When should a Grantmaking Organization seek to make an Equivalency Determination Review?
A grantmaking organization must seek to make an equivalency determination of a foreign grantee prior to making any distributions to that grantee. A grantmaking organization may rely on the QTP’s written advice and equivalency determination for up to two of the grantee’s consecutive tax periods, however. Thus, repeated grants from the same grantmaking organization need not require a subsequent equivalency determination during that period.
This two-year reliance period is one of the key benefits of an equivalency determination. When a private foundation or DAF exercises expenditure responsibility (the alternative option), the grantor is required to undertake additional administrative burdens to continually monitor the use of the funds, collect reporting, and document how the funds were properly expended. In some cases, these steps are easy for a grantmaking organization, and they might prefer expenditure responsibility to securing an equivalency determination. However, for organizations granting funds to a significant number of grantees or simply without the staff or administrative support to regularly monitor and oversee the grant projects with a single grantee, the equivalency determination process might be the best tool for optimal tax compliance.
 Donor advised funds are a special fundraising or giving tool which enables a public charity under Internal Revenue Code section 501(c)(3) and 509(a)(1) to receive gifts from a donor, which are separately accounted for and over which the donor is permitted to have limited advisory privileges as to how the funds will be used to further charitable, educational, or religious purposes. The funds, known as DAFs, are under the full control and discretion of the public charity. Consequently, the charity that is serving as the sponsor of the DAFs is subject to heightened federal tax rules to ensure that the funds are properly used to support other public charities. The rules in many ways mirror those imposed on private foundations.

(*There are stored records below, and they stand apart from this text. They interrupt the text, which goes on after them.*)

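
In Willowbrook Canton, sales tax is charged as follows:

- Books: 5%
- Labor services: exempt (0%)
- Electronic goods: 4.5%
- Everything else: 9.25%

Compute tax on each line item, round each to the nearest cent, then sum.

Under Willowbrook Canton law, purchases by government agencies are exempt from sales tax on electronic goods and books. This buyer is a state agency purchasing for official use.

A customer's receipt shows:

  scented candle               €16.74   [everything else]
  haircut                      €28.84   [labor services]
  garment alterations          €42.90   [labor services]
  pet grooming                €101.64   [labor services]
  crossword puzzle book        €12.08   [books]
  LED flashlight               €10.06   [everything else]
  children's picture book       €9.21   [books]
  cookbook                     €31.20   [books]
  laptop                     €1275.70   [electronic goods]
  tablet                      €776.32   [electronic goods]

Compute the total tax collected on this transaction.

€2.48

Scented candle €16.74: everything else → 9.25% → €1.55
Haircut €28.84: labor services → 0% → €0.00
Garment alterations €42.90: labor services → 0% → €0.00
Pet grooming €101.64: labor services → 0% → €0.00
Crossword puzzle book €12.08: books, buyer-exempt → 0% → €0.00
LED flashlight €10.06: everything else → 9.25% → €0.93
Children's picture book €9.21: books, buyer-exempt → 0% → €0.00
Cookbook €31.20: books, buyer-exempt → 0% → €0.00
Laptop €1275.70: electronic goods, buyer-exempt → 0% → €0.00
Tablet €776.32: electronic goods, buyer-exempt → 0% → €0.00
Total tax = €1.55 + €0.93 = €2.48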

 Code section 4945 imposes a tax on certain taxable expenditures, including amounts paid or incurred: a) to carry on propaganda, or otherwise, to attempt, to influence legislation; b) to influence the outcome of any specific public election, or to carry on any voter registration drive; c) as a grant to an individual for travel, study, or other similar purposes, unless certain requirements related to the provision of scholarships are met; and d) as grants to other organizations unless such organization is (i) a public charity described that receives a substantial part of its support from the general public or program-related revenue, (ii) a supporting organization other than a non-functionally integrated supported organization or a supporting organization controlled by a disqualified person, (iii) an exempt operating private foundation, or (iv) a private foundation exercising expenditure responsibility with respect to such grant. Potential tax penalties can be quite punitive. The tax imposed by section 4945 is equal to 20% of the amount of the taxable expenditure. A tax equal to 5% of the taxable expenditure is also imposed on any foundation manager that knowingly approved such expenditure. If the expenditure is not corrected, Code section 4955 imposes an additional tax equal to 100% of the expenditure on the foundation and another tax equal to 50% of the expenditure is imposed on managers who refuse to agree to all or part of the corrective measures.